There have been other moments during this pandemic where photographers have broken into the mainstream with images about birth and early motherhood, taking a radical approach to the way they choose to depict the subject. Lisa Sorgini photographed mothers and their children of all ages from behind the safety of windows and doors during lockdown in Australia. The series, Behind Glass, strikes me for its sensitivity in capturing the innately privacy and isolation that new mothers have always experienced, and that is now far more relatable to the rest of the world. New mothers in her series shield their newborns in semi-obscurity, protected by shadows and reflections of the outside, their gaze focused intently on their embrace; distant and mysterious.

“It is a glimpse into something extraordinary—without the hyperbole, without the grotesque manipulation”

It is the pictures of the mothers with their babies that really moved me, knowing a little of the overwhelming and contradictory feeling that follows birth: the riot of hormones, the lack of sleep, the blurriness and fuzziness, emphasised by the soft focus of Sorgini’s lens. The intimate images remind us simultaneously of how difficult it has been to understand what really goes on behind closed doors for mothers as they grapple with birth. Now that everyone has been housebound for a prolonged period, there is a realisation that women who have been in this situation before might have something to impart on survival. When I was back at home healing, my feeling of isolation was different compared to the first time around; this time I shared it with the world and felt strangely comforted. Is this what it would mean to be a new mother and still feel like part of things, not separate and disparate?

  • Sherica Spence + Caden
  • Emily deGroot and Rashid Ariori with twin babies Maya and Joshua
  • Left: Sherica Spence, 34, with baby Caleb, born 4 March. Right: Emily deGroot, 39 and Rashid Ariori, 40 with twin babies Maya and Joshua, born 21 March 2020. Both courtesy Alicia Canter

Alicia Canter’s documentation, Birth, was published in The Guardian in June. Families speak of their experiences of pregnancy and birth in the UK during coronavirus in interviews and photographs, telling a story that also reflects the anxiety and anticipation that comes as par for the course. It also showed the determination of families to not let the pandemic distract from the task at hand, and to give their child the best possible beginning. Canter’s photographs capture above all the resilience of women—some alone and giving birth for the first time, sent home with no midwife visits and no family to help after. But they go on, they smile, they proudly hold their children.

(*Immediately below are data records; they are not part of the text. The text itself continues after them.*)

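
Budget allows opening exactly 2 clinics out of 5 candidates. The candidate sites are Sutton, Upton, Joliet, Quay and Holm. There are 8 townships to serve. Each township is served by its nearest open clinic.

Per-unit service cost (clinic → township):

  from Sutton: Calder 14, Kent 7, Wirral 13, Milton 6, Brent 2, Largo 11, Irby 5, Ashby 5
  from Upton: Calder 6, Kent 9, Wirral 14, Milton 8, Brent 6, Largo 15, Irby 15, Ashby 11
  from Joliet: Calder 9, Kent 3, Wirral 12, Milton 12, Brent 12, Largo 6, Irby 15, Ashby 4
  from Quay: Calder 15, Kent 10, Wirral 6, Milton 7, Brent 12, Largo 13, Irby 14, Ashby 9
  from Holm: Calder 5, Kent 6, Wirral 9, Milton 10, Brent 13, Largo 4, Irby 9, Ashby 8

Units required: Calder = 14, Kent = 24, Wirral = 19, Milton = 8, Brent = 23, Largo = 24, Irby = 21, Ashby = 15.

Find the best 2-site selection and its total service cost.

Choose Sutton and Holm; total service cost 755.

With exactly 2 open, each township uses its cheapest among the chosen.
{Sutton, Holm}: Calder→Holm 5·14=70, Kent→Holm 6·24=144, Wirral→Holm 9·19=171, Milton→Sutton 6·8=48, Brent→Sutton 2·23=46, Largo→Holm 4·24=96, Irby→Sutton 5·21=105, Ashby→Sutton 5·15=75. Service cost 755.
{Sutton, Joliet}: service cost 829
{Upton, Holm}: service cost 992
Among all 10 size-2 choices, {Sutton, Holm} is lowest.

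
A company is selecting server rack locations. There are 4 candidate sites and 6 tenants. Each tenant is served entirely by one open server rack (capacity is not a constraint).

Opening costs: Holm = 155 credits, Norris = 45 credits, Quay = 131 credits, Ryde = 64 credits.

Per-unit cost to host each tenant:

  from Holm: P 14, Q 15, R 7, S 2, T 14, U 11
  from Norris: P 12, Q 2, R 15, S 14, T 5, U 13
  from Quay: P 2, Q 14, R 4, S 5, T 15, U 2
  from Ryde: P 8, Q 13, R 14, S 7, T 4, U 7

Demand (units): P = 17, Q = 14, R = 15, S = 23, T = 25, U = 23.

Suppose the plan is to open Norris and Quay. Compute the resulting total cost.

Each tenant is assigned to its cheapest site among the open ones.
{Norris, Quay}: P→Quay 2·17=34, Q→Norris 2·14=28, R→Quay 4·15=60, S→Quay 5·23=115, T→Norris 5·25=125, U→Quay 2·23=46. Service 408; fixed 176; total 584.

Total cost: 584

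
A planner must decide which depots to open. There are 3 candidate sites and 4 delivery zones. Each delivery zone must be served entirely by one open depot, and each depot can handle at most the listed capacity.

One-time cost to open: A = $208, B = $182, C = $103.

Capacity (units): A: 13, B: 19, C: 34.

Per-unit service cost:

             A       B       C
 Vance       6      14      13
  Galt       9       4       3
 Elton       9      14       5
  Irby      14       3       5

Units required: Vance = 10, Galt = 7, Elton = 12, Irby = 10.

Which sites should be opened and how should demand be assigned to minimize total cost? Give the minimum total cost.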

These photographs also make me reflect on the fearlessness and compassion of the NHS staff who came in and out of our room to do their jobs, despite the fact their workplace was going into a state of emergency. I thought, as I felt a needle going into my spine and as I lost all sensation below my waist, that my own misconceptions about cesarean birth were based on archaic stereotypes. I regretted ever believing this was the easy option. I couldn’t believe that my body could take all these drugs, all this needlework, lose all this blood, and could recover (albeit slowly) with no visits at home, no appointments. There was no choice, and for many women, birth is about relinquishing control.

“Birth is really simple”, a doula, Thando Zwane, tells Alicia Canter in her series. “We just overcomplicate it.” So maybe that editor was right; the story I wanted to write wasn’t extraordinary, at least, no more so than any other birth is, at any other time in history. We have given birth in every condition and circumstance and survived. This might be the time we finally begin to see birth exactly as it always is, and always has been: simple, remarkable and glorious.

Postpartum Document is a monthly column by Charlotte Jansen.